Our research proposes a framework that can dig out potential groups behind active campaigns. This new technique can make full use of information from attack campaigns. However, our current design is preliminary. We only focus on the IPs used by the potential groups and do not go any further to track which specific groups were involved, that is, to try to correspond to the real groups [46]. Moreover, GroupTracer can only deal with honeypot logs that contain attack payloads.

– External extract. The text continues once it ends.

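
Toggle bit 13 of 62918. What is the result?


62918 ^ (1 << 13) = 62918 ^ 8192 = 54726

54726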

In future work, we expect to combine NLP techniques with cyber threat intelligence to precisely match these potential groups to the real-world APT groups, in which the attack tree may be helpful to extract a group profile. Moreover, an experiment to prove the effectiveness of the attack tree should also be carried out. Further, we expect to apply more data sources such as system log and network traffic to expand our knowledge base and perform more comprehensive analysis.

6. Conclusion

In this work, we propose GroupTracer, a framework for attack actors clustering from IoT honeypot logs. GroupTracer is aimed at extracting the TTP profile automatically and digging out potential groups behind active campaigns. By mapping payloads to the ATT&CK framework, GroupTracer can effectively extract structured TTP profiles using two knowledge bases. Besides, this framework leverages four feature groups (namely, Time, TTPs, IP, and URL), a total of 18 characteristics, derived from log entries to capture the natural hierarchical structures for attacker groups. Finally, GroupTracer constructs attack trees for each cluster to embody the group actions. In the experiment, we compare our algorithm with two baseline algorithms. The evaluation of 395,006 log entries from 3,025 IPs reveals the high performance of GroupTracer, in which the Calinski–Harabasz index reaches 3416.93. Moreover, our proposed framework is generalizable as it is from a log accounting perspective, so its application is not limited to the IoT honeypot.

Data Availability

The research data used to support the findings of this study are available from the corresponding author upon request.

Conflicts of Interest

The authors declare that they have no conflicts of interest.

Acknowledgments

This work was supported in part by National Natural Science Foundation of China (61902265) and National Key Research and Development Program (2016YFE0206700 and 2018YFB0804503).